Bavardage photographique
Vendredi 2007-12-14 :
Je remontais laborieusement la côte du quartier chinois, enfonçant jusqu'aux chevilles dans la neige lourde qui recouvrait le trottoir glacé, n'y posant le pied qu'avec précaution, alors qu'elle descendait prestement, comme si elle volait au-dessus de la perfide surface sur laquelle je me démenais.
Je relevai les yeux juste à temps pour saisir une image d'elle : enveloppée dans son manteau de laine noir, un foulard de tartan flottant dans son sillage, le regard brillant dirigé droit devant, elle souriait avec ravissement.
Elle me croisa sans me voir. Quelle agréable pensée pouvait donc lui procurer tant de bonheur?
Mercredi 2007-11-28 :
J'ai multiplié les heures de travail récemment, et n'ai pas écrit un seul mot depuis six semaines. Je prends donc congé aujourd'hui, sans autre but que d'employer ce temps dérobé à la rêverie vagabonde, beaucoup plus fructueuse, à terme, que l'accomplissement de tâches démesurées.
Me voici donc assis dans un de mes cafés préférés, stylo en main, cahier ouvert, attendant que le filet de mots se remette à couler . . . mais il ne vient pas. Je pourrais jeter le blâme sur la trop longue interruption, mais je soupçonne la cause véritable d'être tout autre.
En cette période de l'année, le mercure a plongé sous le point de congélation. Je suis donc attablé à l'intérieur de l'établissement à supporter, sur un fond de sirupeuses reprises de classiques du jazz, les discussions entre trois étudiants d'une table voisine qui rédigent à la dernière minute un travail de comptabilité (elle semble pour de bon révolue l'époque où les étudiants se rencontraient dans les cafés pour débattre d'art et refaire le monde).
Je préfère de beaucoup être assis sur la terrasse extérieure, pendant l'été, pour y profiter de la chaude brise et du soleil brûlant, en appréciant l'élégance des passantes; même le bruit de la circulation et l'odeur des gaz d'échappement des voitures y sont plus vivifiants que cette atmosphère rance à l'intérieur des portes closes.
Surtout tenir bon. L'été sera de retour dans six mois.
Lundi 2007-10-15 :
Depuis la rentrée des classes, je l'ai rencontrée à quelques reprises, le matin à l'arrêt d'autobus. Elle n'a pas la réserve (ou l'indifférence!) habituelle des jeunes adultes envers leurs aînés. Elle aime converser.

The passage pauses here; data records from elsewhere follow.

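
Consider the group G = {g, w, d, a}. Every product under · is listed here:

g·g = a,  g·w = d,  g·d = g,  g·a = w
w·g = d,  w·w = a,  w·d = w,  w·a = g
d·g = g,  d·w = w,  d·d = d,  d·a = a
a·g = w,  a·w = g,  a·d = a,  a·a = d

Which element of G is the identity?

d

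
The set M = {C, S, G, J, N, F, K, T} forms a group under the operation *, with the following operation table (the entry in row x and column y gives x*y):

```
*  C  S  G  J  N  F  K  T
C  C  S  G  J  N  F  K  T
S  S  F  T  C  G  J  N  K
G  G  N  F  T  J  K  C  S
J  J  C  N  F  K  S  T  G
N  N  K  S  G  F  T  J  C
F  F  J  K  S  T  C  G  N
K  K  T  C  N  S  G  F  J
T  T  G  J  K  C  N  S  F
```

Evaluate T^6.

F

T^1 = T
T^2 = T*T = F
T^3 = F*T = N
T^4 = N*T = C
T^5 = C*T = T
T^6 = T*T = F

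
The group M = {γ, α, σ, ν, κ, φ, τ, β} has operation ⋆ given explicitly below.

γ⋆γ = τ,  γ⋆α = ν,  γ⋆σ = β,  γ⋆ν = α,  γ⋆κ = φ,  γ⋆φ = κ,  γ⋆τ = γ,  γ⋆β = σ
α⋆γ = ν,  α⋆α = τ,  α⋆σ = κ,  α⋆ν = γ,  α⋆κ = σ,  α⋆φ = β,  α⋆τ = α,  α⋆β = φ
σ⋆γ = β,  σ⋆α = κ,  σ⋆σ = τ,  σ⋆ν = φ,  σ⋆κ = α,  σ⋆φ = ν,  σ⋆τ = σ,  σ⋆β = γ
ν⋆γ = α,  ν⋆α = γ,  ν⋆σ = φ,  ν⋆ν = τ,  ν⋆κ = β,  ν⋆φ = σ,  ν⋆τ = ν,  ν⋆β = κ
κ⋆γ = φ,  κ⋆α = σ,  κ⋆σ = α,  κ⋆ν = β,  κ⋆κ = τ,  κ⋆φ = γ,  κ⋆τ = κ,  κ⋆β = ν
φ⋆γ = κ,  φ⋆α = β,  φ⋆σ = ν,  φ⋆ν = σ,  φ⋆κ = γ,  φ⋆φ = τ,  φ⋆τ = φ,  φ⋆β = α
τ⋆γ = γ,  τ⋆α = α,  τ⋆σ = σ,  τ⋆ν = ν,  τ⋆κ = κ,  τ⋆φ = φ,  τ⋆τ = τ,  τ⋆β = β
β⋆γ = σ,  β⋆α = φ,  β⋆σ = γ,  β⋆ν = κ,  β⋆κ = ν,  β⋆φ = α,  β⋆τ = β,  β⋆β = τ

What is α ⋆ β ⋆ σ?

ν

α ⋆ β = φ
φ ⋆ σ = ν
(Structurally, M here is isomorphic to the elementary abelian group (Z_2)^3.)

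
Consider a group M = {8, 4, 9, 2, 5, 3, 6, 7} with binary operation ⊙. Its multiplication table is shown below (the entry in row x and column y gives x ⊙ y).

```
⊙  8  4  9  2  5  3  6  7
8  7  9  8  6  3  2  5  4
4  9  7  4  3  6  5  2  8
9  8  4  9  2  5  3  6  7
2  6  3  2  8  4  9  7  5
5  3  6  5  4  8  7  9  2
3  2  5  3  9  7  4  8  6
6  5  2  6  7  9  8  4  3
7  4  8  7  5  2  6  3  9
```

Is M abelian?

Yes

Check whether the table is symmetric across its main diagonal.
Every entry (row x, col y) equals the entry (row y, col x), so M is abelian.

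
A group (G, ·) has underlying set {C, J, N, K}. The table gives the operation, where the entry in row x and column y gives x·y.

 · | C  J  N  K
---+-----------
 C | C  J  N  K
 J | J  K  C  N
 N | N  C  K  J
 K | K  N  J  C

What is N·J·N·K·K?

N·J = C
C·N = N
N·K = J
J·K = N

N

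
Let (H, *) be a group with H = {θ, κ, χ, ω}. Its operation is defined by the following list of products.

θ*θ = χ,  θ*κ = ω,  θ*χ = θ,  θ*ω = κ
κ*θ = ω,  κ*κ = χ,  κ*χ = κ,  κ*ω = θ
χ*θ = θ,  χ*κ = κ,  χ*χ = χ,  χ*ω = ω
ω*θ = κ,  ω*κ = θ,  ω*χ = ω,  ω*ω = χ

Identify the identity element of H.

χ

The identity e satisfies e*x = x for all x, so its row in the table reproduces the column headers.
Row χ reads: θ, κ, χ, ω — exactly the header order. So χ is the identity.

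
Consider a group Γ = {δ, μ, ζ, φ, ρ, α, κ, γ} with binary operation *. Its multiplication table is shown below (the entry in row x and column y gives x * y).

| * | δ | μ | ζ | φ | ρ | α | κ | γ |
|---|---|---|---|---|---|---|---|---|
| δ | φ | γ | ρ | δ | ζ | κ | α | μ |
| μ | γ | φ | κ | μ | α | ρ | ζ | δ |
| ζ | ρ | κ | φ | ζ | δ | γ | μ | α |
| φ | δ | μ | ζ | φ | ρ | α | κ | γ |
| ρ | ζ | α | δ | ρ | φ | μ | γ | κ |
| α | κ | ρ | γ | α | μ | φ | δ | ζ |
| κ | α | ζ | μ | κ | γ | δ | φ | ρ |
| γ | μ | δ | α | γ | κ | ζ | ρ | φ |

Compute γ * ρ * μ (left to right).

γ * ρ = κ
κ * μ = ζ

ζ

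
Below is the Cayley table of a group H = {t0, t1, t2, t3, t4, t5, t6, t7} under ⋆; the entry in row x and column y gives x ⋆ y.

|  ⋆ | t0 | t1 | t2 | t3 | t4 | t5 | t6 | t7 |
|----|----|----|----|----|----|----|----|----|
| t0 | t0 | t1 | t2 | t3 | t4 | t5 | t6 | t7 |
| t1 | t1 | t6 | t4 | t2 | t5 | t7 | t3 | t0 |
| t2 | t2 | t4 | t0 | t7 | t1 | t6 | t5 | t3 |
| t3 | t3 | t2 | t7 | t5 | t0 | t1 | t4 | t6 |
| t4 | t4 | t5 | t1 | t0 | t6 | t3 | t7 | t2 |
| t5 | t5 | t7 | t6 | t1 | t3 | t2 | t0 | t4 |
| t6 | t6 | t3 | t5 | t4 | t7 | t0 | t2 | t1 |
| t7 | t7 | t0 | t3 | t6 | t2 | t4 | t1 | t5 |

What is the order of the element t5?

4

The identity element is t0 (its row matches the header).
t5^1 = t5
t5^2 = t5 ⋆ t5 = t2
t5^3 = t2 ⋆ t5 = t6
t5^4 = t6 ⋆ t5 = t0
The first power of t5 equal to the identity is t5^4, so ord(t5) = 4.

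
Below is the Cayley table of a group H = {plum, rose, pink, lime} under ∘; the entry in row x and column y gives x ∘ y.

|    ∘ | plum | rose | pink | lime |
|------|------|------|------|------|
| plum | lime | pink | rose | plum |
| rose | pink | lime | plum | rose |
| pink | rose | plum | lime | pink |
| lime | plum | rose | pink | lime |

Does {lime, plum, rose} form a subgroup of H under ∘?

No

rose ∘ plum = pink, which is not in {lime, plum, rose}.
The subset is not closed under ∘, so it is not a subgroup.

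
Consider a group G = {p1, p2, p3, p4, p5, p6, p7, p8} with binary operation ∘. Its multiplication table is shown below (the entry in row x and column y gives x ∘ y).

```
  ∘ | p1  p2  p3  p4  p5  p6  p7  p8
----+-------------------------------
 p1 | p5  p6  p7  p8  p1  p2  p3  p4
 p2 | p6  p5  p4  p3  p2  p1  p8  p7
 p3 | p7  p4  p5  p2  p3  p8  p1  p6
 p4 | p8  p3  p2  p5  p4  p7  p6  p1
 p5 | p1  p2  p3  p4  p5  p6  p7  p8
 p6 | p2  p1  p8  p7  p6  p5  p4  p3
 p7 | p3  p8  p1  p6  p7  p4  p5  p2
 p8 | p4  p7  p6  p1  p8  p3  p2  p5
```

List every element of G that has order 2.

{p1, p2, p3, p4, p6, p7, p8}

Identity is p5. Compute the order of each non-identity element by repeated multiplication:
  p1: p1 → p5  (order 2)
  p2: p2 → p5  (order 2)
  p3: p3 → p5  (order 2)
  p4: p4 → p5  (order 2)
  p6: p6 → p5  (order 2)
  p7: p7 → p5  (order 2)
  p8: p8 → p5  (order 2)
Elements of order 2: {p1, p2, p3, p4, p6, p7, p8}.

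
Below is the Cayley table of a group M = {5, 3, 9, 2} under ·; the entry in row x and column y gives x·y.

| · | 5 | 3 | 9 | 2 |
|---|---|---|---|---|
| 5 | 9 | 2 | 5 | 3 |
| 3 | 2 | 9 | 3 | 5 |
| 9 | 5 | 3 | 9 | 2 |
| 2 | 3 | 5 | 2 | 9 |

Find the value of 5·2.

Read row 5, column 2: 5·2 = 3.

3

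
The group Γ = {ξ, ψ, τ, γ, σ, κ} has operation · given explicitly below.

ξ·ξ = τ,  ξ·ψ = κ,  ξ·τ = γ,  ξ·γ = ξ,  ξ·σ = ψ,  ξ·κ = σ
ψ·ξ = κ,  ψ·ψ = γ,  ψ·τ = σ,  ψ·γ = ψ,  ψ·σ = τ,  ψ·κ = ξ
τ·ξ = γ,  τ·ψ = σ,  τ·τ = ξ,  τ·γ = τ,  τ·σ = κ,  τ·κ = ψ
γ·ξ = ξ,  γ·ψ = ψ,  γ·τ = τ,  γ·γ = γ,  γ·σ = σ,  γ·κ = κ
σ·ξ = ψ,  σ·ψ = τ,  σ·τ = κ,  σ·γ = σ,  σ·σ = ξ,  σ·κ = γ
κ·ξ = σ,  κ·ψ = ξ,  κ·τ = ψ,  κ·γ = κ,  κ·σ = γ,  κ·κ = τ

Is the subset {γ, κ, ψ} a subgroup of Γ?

ψ·κ = ξ, which is not in {γ, κ, ψ}.
The subset is not closed under ·, so it is not a subgroup.
(Structurally, Γ here is isomorphic to the cyclic group Z_6.)

No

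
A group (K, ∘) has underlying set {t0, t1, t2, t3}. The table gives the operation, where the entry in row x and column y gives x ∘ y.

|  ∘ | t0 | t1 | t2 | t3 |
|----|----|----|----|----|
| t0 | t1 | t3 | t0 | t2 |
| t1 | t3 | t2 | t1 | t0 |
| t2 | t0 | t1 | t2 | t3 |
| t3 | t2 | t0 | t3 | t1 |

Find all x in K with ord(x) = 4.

{t0, t3}

Identity is t2. Compute the order of each non-identity element by repeated multiplication:
  t0: t0 → t1 → t3 → t2  (order 4)
  t1: t1 → t2  (order 2)
  t3: t3 → t1 → t0 → t2  (order 4)
Elements of order 4: {t0, t3}.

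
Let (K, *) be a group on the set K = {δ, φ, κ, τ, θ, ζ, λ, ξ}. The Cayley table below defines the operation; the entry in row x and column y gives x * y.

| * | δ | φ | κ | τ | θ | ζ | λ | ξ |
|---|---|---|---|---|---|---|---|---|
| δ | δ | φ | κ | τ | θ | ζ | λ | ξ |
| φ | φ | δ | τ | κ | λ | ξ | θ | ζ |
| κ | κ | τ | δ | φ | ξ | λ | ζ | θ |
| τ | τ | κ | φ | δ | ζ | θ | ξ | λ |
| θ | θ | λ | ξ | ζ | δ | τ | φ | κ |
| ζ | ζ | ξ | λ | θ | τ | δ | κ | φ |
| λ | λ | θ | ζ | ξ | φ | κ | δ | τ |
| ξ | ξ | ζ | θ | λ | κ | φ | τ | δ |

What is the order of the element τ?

The identity element is δ (its row matches the header).
τ^1 = τ
τ^2 = τ * τ = δ
The first power of τ equal to the identity is τ^2, so ord(τ) = 2.

2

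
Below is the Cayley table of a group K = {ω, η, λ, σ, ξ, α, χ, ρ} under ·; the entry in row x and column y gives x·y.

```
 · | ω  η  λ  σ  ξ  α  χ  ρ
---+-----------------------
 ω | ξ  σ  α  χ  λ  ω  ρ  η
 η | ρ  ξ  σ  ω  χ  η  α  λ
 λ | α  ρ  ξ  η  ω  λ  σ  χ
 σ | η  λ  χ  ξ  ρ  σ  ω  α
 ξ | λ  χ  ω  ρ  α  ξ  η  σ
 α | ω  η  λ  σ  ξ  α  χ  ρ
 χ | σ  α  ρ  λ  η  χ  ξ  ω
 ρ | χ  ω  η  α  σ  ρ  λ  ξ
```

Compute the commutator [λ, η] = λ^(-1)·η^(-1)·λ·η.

Identity is α; from the table λ^(-1) = ω and η^(-1) = χ.
ω·χ = ρ
ρ·λ = η
η·η = ξ

ξ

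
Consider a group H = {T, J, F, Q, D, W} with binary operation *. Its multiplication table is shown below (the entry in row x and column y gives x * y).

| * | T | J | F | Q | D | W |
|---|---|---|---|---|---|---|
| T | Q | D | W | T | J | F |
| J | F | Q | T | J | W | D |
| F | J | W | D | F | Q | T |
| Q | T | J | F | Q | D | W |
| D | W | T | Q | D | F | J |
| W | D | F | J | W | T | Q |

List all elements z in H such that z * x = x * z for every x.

An element z is central iff its row equals its column in the table.
For F: F * T = J ≠ W = T * F, so F ∉ Z.
Checking each element this way leaves Z(H) = {Q}.

{Q}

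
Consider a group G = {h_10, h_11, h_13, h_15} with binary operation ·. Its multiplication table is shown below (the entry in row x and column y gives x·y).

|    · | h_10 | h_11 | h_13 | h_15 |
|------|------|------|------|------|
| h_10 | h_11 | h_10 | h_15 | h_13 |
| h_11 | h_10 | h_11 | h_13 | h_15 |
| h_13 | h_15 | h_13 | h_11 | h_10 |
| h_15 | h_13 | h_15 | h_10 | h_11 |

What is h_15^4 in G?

h_11

h_15^1 = h_15
h_15^2 = h_15·h_15 = h_11
h_15^3 = h_11·h_15 = h_15
h_15^4 = h_15·h_15 = h_11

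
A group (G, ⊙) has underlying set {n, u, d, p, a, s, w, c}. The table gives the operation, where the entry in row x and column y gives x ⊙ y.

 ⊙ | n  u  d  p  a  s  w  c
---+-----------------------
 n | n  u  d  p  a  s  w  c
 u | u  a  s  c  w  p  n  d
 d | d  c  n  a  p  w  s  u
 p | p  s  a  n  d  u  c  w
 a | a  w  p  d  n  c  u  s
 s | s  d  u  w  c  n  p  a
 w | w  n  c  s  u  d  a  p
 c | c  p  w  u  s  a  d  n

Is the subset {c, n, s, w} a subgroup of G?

No

w ⊙ w = a, which is not in {c, n, s, w}.
The subset is not closed under ⊙, so it is not a subgroup.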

Elle est nouvellement inscrite au programme d'arts créatifs d'un collège. Elle le mentionne avec désinvolture, assumant, comme tous les jeunes gens choyés, que la vie ne pourra jamais être que généreuse et bienveillante à leur égard.
Les scientifiques d'une époque révolue ont, par inexpérience, par manque d'outils précis et faute de mieux connaître, cru à la génération spontanée. Pour des raisons analogues, elle croit au bonheur spontané.
Samedi 2007-10-13 :
Séance avec Sophie. La première après un hiatus de presque deux ans. Comme toujours, elle pose avec aisance et talent. Il me tarde de voir les photos.
Et mon bonheur a été double : comme nous sommes retournés ensemble, j'ai eu le plaisir d'une longue conversation avec elle. Sur tout et sur rien. Elle a quitté un travail qu'elle n'appréciait plus pour se consacrer entièrement à la scène; et après quelques mois seulement, elle connaît déjà quelque succès.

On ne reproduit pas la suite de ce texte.